There is no silver bullet against malware. People are going to get
infected sooner or later (or again). Of course they should do their
best to prevent future infections. Only advanced users can determine
most of what Dustin and David refer to and most average users won't do
any of that. They usually need to ask for help...with the system I
describe, they won't need help to recover. This has already been said by
me...and went over the heads of Dustin, David and a few more.

--
Bear
http://bearware.info
The real Bear's header path is:
news.sunsite.dk!dotsrc.org!filter.dotsrc.org!news.dotsrc.org!not-for-
mail

Bear Bottoms wrote:
> FromTheRafters<(E-Mail Removed)> wrote in
> news:jgaac8$mdb$(E-Mail Removed):
>
>> Bear Bottoms wrote:
>>> "David H. Lipman"<DLipman~nospam~@Verizon.Net> wrote in
>>> news:(E-Mail Removed):
>>>
>>>> Are you suggesting that an image of the infected drive is the same
>>>> *forensically* as having the actual 'still infected' drive to
>>>> examine is?
>>
>> Somehow, you've attributed *my* question to David.
>>
>>> Yes. It /is/ the same. It is still an image of the actual 'still
>>> infected' drive. The mistake you are making is common...assumption.
>>
>> I'm not so sure that I'm the one assuming. I was asking a question and
>> you assume that I was assuming something that I'm not.
>>
>>> You are assuming that one would explore the image from a mount.
>>
>> Again, it is you doing the assuming here.
>
> OK, I'll play. How else could you have meant it?

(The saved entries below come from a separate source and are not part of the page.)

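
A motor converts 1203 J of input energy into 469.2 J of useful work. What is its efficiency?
η = W_out/W_in = 469.2/1203 = 0.39 = 39.0%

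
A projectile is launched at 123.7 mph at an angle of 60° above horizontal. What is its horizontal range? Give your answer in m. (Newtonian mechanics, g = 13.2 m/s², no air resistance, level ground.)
R = v₀² sin(2θ) / g (with unit conversion) = 200.6 m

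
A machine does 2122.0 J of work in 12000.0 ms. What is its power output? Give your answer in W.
P = W/t = 2122 J / 12 s = 176.8 W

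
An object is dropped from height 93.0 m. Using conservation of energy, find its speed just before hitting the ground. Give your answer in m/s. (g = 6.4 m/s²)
mgh = ½mv² → v = √(2gh) = √(2×6.4×93) = 34.5 m/s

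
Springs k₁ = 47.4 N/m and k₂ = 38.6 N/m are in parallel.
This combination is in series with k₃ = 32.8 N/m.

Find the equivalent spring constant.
k₁₂ = k₁ + k₂ = 86 N/m (parallel)
1/k_eq = 1/k₁₂ + 1/k₃ → k_eq = 23.74 N/m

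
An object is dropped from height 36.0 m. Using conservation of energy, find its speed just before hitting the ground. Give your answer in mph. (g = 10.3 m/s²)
mgh = ½mv² → v = √(2gh) = √(2×10.3×36) = 27.23 m/s = 60.92 mph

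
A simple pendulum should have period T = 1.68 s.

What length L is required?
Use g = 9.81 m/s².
T = 2π√(L/g) → L = g(T/2π)² = 9.81×(1.68/2π)² = 0.7013 m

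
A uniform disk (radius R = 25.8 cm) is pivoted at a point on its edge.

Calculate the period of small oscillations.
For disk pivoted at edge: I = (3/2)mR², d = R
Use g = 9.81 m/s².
I/m = (3/2)R² = 0.09985 m²; d = R = 0.258 m
T = 2π√((3/2)R²/(gR)) = 2π√(3R/(2g)) = 1.248 s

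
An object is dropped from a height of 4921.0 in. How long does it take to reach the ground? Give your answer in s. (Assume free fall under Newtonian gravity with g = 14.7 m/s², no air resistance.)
t = √(2h/g) (with unit conversion) = 4.124 s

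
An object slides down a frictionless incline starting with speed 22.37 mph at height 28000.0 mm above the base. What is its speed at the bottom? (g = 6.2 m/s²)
½mv₀² + mgh = ½mv² → v = √(v₀² + 2gh) = √(10² + 2×6.2×28) = 21.15 m/s = 47.31 mph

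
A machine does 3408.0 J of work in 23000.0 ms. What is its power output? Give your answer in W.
P = W/t = 3408 J / 23 s = 148.2 W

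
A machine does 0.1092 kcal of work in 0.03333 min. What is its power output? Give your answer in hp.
P = W/t = 456.9 J / 2 s = 228.5 W = 0.3064 hp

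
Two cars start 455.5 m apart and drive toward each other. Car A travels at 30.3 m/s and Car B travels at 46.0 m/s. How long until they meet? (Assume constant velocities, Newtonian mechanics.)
Combined speed: v_combined = 30.3 + 46.0 = 76.3 m/s
Time to meet: t = d/76.3 = 455.5/76.3 = 5.97 s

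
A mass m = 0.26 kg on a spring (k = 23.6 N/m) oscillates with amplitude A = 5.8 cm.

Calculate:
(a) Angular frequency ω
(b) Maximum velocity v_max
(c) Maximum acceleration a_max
ω = √(k/m) = √(23.6/0.26) = 9.527 rad/s
v_max = ωA = 9.527×0.058 = 0.5526 m/s
a_max = ω²A = 9.527²×0.058 = 5.265 m/s²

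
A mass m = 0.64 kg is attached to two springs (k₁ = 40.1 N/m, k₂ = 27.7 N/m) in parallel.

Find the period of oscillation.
k_eq = k₁+k₂ = 67.8 N/m
T = 2π√(m/k_eq) = 2π√(0.64/67.8) = 0.6105 s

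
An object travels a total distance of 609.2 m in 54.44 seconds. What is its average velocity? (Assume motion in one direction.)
v_avg = Δd / Δt = 609.2 / 54.44 = 11.19 m/s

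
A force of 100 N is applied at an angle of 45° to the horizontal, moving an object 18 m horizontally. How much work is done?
W = Fd cosθ = 100×18×cos(45°) = 1272.8 J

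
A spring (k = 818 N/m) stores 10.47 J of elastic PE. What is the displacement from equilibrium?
PE = ½kx² → x = √(2PE/k) = √(2×10.47/818) = 0.16 m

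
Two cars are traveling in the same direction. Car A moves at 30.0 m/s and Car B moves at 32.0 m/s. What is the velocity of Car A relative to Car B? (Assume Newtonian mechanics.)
v_rel = v_A - v_B = 30.0 - 32.0 = -2.0 m/s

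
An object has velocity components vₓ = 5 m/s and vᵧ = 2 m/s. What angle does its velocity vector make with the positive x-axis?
θ = arctan(vᵧ/vₓ) = arctan(2/5) = 21.8°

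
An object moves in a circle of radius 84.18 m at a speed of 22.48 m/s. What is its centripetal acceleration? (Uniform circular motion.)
a_c = v²/r = 22.48²/84.18 = 505.35/84.18 = 6.0 m/s²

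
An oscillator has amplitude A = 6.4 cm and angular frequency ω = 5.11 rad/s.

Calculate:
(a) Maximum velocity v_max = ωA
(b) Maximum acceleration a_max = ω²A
v_max = ωA = 5.11×0.064 = 0.327 m/s
a_max = ω²A = 5.11²×0.064 = 1.671 m/s²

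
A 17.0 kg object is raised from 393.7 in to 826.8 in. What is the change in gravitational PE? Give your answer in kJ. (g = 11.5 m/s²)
ΔPE = mg(h₂ − h₁) = 17 kg × 11.5 m/s² × (21 − 10) m = 2151 J = 2.151 kJ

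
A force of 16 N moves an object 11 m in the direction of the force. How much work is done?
W = Fd = 16×11 = 176.0 J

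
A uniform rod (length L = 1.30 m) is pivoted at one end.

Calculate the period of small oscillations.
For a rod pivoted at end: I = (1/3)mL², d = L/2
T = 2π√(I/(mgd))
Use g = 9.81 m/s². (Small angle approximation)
I/m = (1/3)L² = 0.5633 m²; d = L/2 = 0.65 m
T = 2π√(I/(mgd)) = 2π√(0.5633/(9.81×0.65)) = 1.868 s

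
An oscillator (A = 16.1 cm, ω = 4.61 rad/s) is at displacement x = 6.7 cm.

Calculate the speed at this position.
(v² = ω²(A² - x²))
v = ω√(A² − x²) = 4.61×√(0.161² − 0.067²) = 0.6749 m/s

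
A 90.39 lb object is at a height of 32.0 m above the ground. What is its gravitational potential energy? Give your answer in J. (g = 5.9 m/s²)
PE = mgh = 41 kg × 5.9 m/s² × 32 m = 7741 J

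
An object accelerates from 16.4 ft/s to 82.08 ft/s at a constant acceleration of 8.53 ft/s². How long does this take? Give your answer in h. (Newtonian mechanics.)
t = (v - v₀)/a (with unit conversion) = 0.002139 h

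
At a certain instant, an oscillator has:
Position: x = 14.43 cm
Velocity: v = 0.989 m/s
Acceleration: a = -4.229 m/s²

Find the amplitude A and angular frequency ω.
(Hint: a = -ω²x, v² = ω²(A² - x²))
a = −ω²x → ω = √(|a|/x) = √(4.229/0.1443) = 5.414 rad/s
v² = ω²(A² − x²) → A = √(x² + v²/ω²) = √(0.1443² + 0.989²/5.414²) = 0.2328 m = 23.28 cm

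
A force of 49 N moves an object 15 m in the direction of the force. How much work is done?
W = Fd = 49×15 = 735.0 J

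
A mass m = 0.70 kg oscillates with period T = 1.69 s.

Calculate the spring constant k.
T = 2π√(m/k) → k = m(2π/T)² = 0.7×(2π/1.69)² = 9.676 N/m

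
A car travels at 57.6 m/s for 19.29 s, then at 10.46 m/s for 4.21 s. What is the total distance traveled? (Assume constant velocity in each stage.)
d₁ = v₁t₁ = 57.6 × 19.29 = 1111.1 m
d₂ = v₂t₂ = 10.46 × 4.21 = 44.0366 m
d_total = 1111.1 + 44.0366 = 1155.14 m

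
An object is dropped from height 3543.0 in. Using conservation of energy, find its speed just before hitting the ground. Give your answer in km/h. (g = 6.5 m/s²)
mgh = ½mv² → v = √(2gh) = √(2×6.5×89.99) = 34.2 m/s = 123.1 km/h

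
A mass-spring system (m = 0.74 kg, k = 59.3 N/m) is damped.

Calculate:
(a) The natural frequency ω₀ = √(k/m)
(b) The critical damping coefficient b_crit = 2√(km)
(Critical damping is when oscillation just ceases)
ω₀ = √(k/m) = √(59.3/0.74) = 8.952 rad/s
b_crit = 2√(km) = 2√(59.3×0.74) = 13.25 kg/s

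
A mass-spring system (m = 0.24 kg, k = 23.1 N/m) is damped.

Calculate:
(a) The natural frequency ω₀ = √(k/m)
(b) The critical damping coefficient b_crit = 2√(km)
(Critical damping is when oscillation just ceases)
ω₀ = √(k/m) = √(23.1/0.24) = 9.811 rad/s
b_crit = 2√(km) = 2√(23.1×0.24) = 4.709 kg/s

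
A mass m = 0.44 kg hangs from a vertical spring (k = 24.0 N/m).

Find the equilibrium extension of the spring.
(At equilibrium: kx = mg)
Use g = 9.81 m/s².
x_eq = mg/k = 0.44×9.81/24.0 = 0.1799 m = 17.99 cm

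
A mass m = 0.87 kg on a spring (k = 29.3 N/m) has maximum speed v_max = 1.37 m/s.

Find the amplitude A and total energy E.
½mv²_max = ½kA² → A = v_max√(m/k) = 1.37×√(0.87/29.3) = 0.2361 m = 23.61 cm
E = ½mv²_max = ½×0.87×1.37² = 0.8165 J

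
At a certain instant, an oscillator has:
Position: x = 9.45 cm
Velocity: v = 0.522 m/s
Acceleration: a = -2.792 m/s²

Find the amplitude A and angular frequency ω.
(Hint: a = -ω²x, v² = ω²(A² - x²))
a = −ω²x → ω = √(|a|/x) = √(2.792/0.0945) = 5.436 rad/s
v² = ω²(A² − x²) → A = √(x² + v²/ω²) = √(0.0945² + 0.522²/5.436²) = 0.1347 m = 13.47 cm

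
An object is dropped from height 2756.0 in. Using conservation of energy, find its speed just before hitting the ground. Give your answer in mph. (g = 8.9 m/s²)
mgh = ½mv² → v = √(2gh) = √(2×8.9×70) = 35.3 m/s = 78.96 mph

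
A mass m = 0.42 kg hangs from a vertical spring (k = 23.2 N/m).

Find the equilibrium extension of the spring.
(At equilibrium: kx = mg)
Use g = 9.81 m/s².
x_eq = mg/k = 0.42×9.81/23.2 = 0.1776 m = 17.76 cm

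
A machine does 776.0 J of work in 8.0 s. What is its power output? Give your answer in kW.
P = W/t = 776 J / 8 s = 97 W = 0.097 kW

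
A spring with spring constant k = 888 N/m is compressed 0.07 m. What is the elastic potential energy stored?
PE = ½kx² = ½×888×0.07² = 2.176 J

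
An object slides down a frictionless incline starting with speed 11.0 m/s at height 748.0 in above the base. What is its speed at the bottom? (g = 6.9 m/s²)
½mv₀² + mgh = ½mv² → v = √(v₀² + 2gh) = √(11² + 2×6.9×19) = 19.58 m/s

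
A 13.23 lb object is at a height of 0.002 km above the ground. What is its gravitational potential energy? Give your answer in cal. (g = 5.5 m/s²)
PE = mgh = 6.001 kg × 5.5 m/s² × 2 m = 66.01 J = 15.78 cal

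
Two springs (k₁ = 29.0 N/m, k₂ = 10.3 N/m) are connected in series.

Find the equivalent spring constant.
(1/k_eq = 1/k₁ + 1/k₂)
1/k_eq = 1/29.0 + 1/10.3 = 0.13157; k_eq = 7.601 N/m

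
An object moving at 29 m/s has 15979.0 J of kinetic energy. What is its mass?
KE = ½mv² → m = 2KE/v² = 2×15979.0/29² = 38.0 kg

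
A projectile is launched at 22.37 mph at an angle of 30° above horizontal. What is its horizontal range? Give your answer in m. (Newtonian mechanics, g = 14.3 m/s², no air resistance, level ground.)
R = v₀² sin(2θ) / g (with unit conversion) = 6.056 m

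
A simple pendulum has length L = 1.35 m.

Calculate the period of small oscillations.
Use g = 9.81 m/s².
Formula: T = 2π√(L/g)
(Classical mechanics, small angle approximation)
T = 2π√(L/g) = 2π√(1.35/9.81) = 2.331 s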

Exactly as I wrote it. I made no assumptions about what you were doing
with the drive or its image. I understood your answer as it applies to
your usage of images and have no problem with that.

The average user isn't going to do the right thing, and IMO that is to
replace the drive with one that has a clean image and turn the infected
drive over to forensic analysts. They will make an image with a trusted
application being run by a licensed operator. Giving them an image made
by Easeus probably isn't *the same* as far as they are concerned.

FromTheRafters <(E-Mail Removed)> wrote in news:jgcste$aqb$1@dont-
email.me:

> Bear Bottoms wrote:
>> FromTheRafters<(E-Mail Removed)> wrote in
>> news:jgaac8$mdb$(E-Mail Removed):
>>
>>> Bear Bottoms wrote:
>>>> "David H. Lipman"<DLipman~nospam~@Verizon.Net> wrote in
>>>> news:(E-Mail Removed):
>>>>
>>>>> Are you suggesting that an image of the infected drive is the same
>>>>> *forensically* as having the actual 'still infected' drive to
>>>>> examine is?
>>>
>>> Somehow, you've attributed *my* question to David.
>>>
>>>> Yes. It /is/ the same. It is still an image of the actual 'still
>>>> infected' drive. The mistake you are making is common...assumption.
>>>
>>> I'm not so sure that I'm the one assuming. I was asking a question and
>>> you assume that I was assuming something that I'm not.
>>>
>>>> You are assuming that one would explore the image from a mount.
>>>
>>> Again, it is you doing the assuming here.
>>
>> OK, I'll play. How else could you have meant it?
>
> Exactly as I wrote it. I made no assumptions about what you were doing
> with the drive or its image. I understood your answer as it applies to
> your usage of images and have no problem with that.

Fair enough.
>
> The average user isn't going to do the right thing,

I agree. They certainly aren't going to do as Dustin/David the
professionals would do or as they suggested.

> and IMO that is to
> replace the drive with one that has a clean image and turn the infected
> drive over to forensic analysts. They will make an image with a trusted
> application being run by a licensed operator. Giving them an image made
> by Easeus probably isn't *the same* as far as they are concerned.
>

They could do anything they decided to set up and/or what was required by
those they might decide to send it to...though I don't think sending some
one an image of /their/ computer is really a workable solution for
them...maybe so or some.

What I want them to do is learn to effectively use various image
techniques. Anyone with basic skills can easily learn this well enough to
become self-sufficient (no longer need the family or neighborhood geek or
pay money to get out of trouble). Much easier than learn to do what
Dustin/David suggest which takes a lot of effort, time, and experience.
That doesn't mean they shouldn't learn as much as possible about aspects of
what they suggest, just most people won't...some will.